# 1080p unter Ubuntu auf Intel Atom Plattform



## Drade (7. Februar 2010)

Hallo,

Ich habe einen kleinen HTPC mit einem Intel Atom 330 und einer onboard Geforce 9400, sowie 4 GB DDR2 800 und einem Ubuntu 9.10 lafen.

Ich habe das Problem, dass wenn ich 1080p oder 720p Filme anschauen möchte, nur eine ungenießbare Diashow rüber kommt. Egal oder über Stream an die PS3 oder direkt am PC.

Ich habe schon viele Beiträge im Internet durchgelesen aber nichts hat geholfen. Selbst über den SMPlayer via vdpau ruckelt es.
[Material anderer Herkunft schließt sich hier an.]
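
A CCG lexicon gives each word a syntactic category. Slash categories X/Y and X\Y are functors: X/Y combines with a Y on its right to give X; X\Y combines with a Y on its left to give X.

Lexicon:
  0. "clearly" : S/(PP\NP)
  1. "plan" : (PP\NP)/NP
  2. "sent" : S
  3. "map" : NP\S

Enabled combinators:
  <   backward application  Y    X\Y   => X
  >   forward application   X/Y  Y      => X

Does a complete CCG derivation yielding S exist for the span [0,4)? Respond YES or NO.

YES

[0,4] S   >
  [0,1] "clearly" : S/(PP\NP)
  [1,4] PP\NP   >
    [1,2] "plan" : (PP\NP)/NP
    [2,4] NP   <
      [2,3] "sent" : S
      [3,4] "map" : NP\S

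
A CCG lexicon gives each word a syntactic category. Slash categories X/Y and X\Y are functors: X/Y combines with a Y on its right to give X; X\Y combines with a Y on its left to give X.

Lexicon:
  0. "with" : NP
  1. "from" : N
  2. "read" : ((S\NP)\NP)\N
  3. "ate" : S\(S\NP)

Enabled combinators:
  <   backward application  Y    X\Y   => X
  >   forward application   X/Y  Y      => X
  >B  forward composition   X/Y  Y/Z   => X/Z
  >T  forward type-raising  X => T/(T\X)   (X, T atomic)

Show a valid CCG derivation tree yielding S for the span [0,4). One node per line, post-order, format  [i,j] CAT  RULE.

[0,4] S   <
  [0,3] S\NP   <
    [0,1] "with" : NP
    [1,3] (S\NP)\NP   <
      [1,2] "from" : N
      [2,3] "read" : ((S\NP)\NP)\N
  [3,4] "ate" : S\(S\NP)

[0,1] NP  lex  "with"
[1,2] N  lex  "from"
[2,3] ((S\NP)\NP)\N  lex  "read"
[1,3] (S\NP)\NP  <  k=2
[0,3] S\NP  <  k=1
[3,4] S\(S\NP)  lex  "ate"
[0,4] S  <  k=3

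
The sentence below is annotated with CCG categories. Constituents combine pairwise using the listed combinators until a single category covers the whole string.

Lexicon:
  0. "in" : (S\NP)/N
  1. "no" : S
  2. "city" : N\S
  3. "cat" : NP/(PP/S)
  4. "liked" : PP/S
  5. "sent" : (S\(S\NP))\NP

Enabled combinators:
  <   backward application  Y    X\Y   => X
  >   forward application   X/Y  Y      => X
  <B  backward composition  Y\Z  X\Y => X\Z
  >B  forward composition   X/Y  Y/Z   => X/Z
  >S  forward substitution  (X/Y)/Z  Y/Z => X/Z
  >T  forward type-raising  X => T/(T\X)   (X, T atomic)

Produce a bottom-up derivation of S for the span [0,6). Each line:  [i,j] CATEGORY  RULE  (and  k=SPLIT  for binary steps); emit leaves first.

[0,6] S   <
  [0,3] S\NP   >
    [0,1] "in" : (S\NP)/N
    [1,3] N   <
      [1,2] "no" : S
      [2,3] "city" : N\S
  [3,6] S\(S\NP)   <
    [3,5] NP   >
      [3,4] "cat" : NP/(PP/S)
      [4,5] "liked" : PP/S
    [5,6] "sent" : (S\(S\NP))\NP

[0,1] (S\NP)/N  lex  "in"
[1,2] S  lex  "no"
[2,3] N\S  lex  "city"
[1,3] N  <  k=2
[0,3] S\NP  >  k=1
[3,4] NP/(PP/S)  lex  "cat"
[4,5] PP/S  lex  "liked"
[3,5] NP  >  k=4
[5,6] (S\(S\NP))\NP  lex  "sent"
[3,6] S\(S\NP)  <  k=5
[0,6] S  <  k=3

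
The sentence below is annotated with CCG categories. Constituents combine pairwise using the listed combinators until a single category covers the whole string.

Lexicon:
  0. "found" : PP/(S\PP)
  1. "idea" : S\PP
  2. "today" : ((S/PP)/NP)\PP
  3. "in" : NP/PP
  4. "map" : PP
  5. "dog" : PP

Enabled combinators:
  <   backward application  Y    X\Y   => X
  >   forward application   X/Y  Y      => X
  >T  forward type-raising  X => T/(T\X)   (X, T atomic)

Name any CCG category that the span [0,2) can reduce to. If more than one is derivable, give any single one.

PP

[0,6] S   >
  [0,5] S/PP   >
    [0,3] (S/PP)/NP   <
      [0,2] PP   >
        [0,1] "found" : PP/(S\PP)
        [1,2] "idea" : S\PP
      [2,3] "today" : ((S/PP)/NP)\PP
    [3,5] NP   >
      [3,4] "in" : NP/PP
      [4,5] "map" : PP
  [5,6] "dog" : PP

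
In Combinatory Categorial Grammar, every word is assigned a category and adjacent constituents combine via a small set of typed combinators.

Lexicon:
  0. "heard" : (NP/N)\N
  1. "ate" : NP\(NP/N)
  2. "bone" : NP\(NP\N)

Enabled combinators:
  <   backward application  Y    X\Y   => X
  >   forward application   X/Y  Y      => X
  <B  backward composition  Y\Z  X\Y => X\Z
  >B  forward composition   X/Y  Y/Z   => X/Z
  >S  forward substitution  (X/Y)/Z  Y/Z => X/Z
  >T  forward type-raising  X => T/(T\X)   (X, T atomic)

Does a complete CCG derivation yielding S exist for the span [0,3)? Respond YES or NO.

(NP/N)\N NP\(NP/N) NP\(NP\N)
CKY chart[0,3] = {N/(N\NP), NP, NP/(NP\NP), PP/(PP\NP), S/(S\NP)}; S ∉ chart

NO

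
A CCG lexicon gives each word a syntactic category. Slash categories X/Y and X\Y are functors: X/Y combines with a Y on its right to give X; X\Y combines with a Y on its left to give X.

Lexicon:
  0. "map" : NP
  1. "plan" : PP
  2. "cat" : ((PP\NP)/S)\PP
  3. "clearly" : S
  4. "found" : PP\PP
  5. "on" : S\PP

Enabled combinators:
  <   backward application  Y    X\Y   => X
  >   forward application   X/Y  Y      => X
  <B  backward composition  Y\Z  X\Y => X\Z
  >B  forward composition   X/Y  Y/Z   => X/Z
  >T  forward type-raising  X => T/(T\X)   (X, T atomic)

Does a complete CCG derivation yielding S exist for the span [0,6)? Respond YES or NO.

[0,6] S   <
  [0,4] PP   >
    [0,1] PP/(PP\NP)   >T
      [0,1] "map" : NP
    [1,4] PP\NP   >
      [1,3] (PP\NP)/S   <
        [1,2] "plan" : PP
        [2,3] "cat" : ((PP\NP)/S)\PP
      [3,4] "clearly" : S
  [4,6] S\PP   <B
    [4,5] "found" : PP\PP
    [5,6] "on" : S\PP

YES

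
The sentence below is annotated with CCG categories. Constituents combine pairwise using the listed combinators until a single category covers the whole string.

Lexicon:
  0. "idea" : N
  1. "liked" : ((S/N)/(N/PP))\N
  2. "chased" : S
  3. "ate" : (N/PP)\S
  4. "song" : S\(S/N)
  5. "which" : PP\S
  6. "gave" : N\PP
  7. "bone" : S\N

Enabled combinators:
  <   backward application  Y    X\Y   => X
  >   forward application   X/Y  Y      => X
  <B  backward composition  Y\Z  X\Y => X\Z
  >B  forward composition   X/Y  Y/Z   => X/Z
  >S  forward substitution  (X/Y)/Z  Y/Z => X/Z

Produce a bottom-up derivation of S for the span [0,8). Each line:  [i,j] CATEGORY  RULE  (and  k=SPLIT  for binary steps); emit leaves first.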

Ist es überhaupt möglich HDFilme anzuschauen oder ist die Plattform zu schwach dafür?
Würde es eventuell weiterhelfen wenn ich eine richtige Grafikkarte einbaue?


Danke im Vorraus

Gruss Tim


//Edit:
Habe mal in der Systemüberwachung nachgeschaut. Die Belastung auf den Cores ist sehr monoton, sodass ein Core immer an die 100% stößt und es anfängt zu ruckeln. Die restlichen Cores sind jedoch sehr niedrig belastet.


----------



## dki (7. Februar 2010)

Hast du die Treiber von Nvidia installiert?

Ich schätze mal das du eine Nvidia ION Plattform hast. Soweit ich weiß, laufen unter Windows auch 1080p und 720p Filme.

http://www.nvidia.de/Download/index.aspx?lang=de

Hier der Link zu den Treibern.


----------



## deepthroat (8. Februar 2010)

Hi.

Du könntest ja auch mal die multi-threaded FFmpeg Unterstützung ausprobieren, also -lavdopts threads=N beim Abspielen angeben.

Gruß


----------



## Drade (8. Februar 2010)

Ja, es ist eine NVidia ION Plattform, um genau zu sein handelt es sich um ein ASUS AT3N7A-I.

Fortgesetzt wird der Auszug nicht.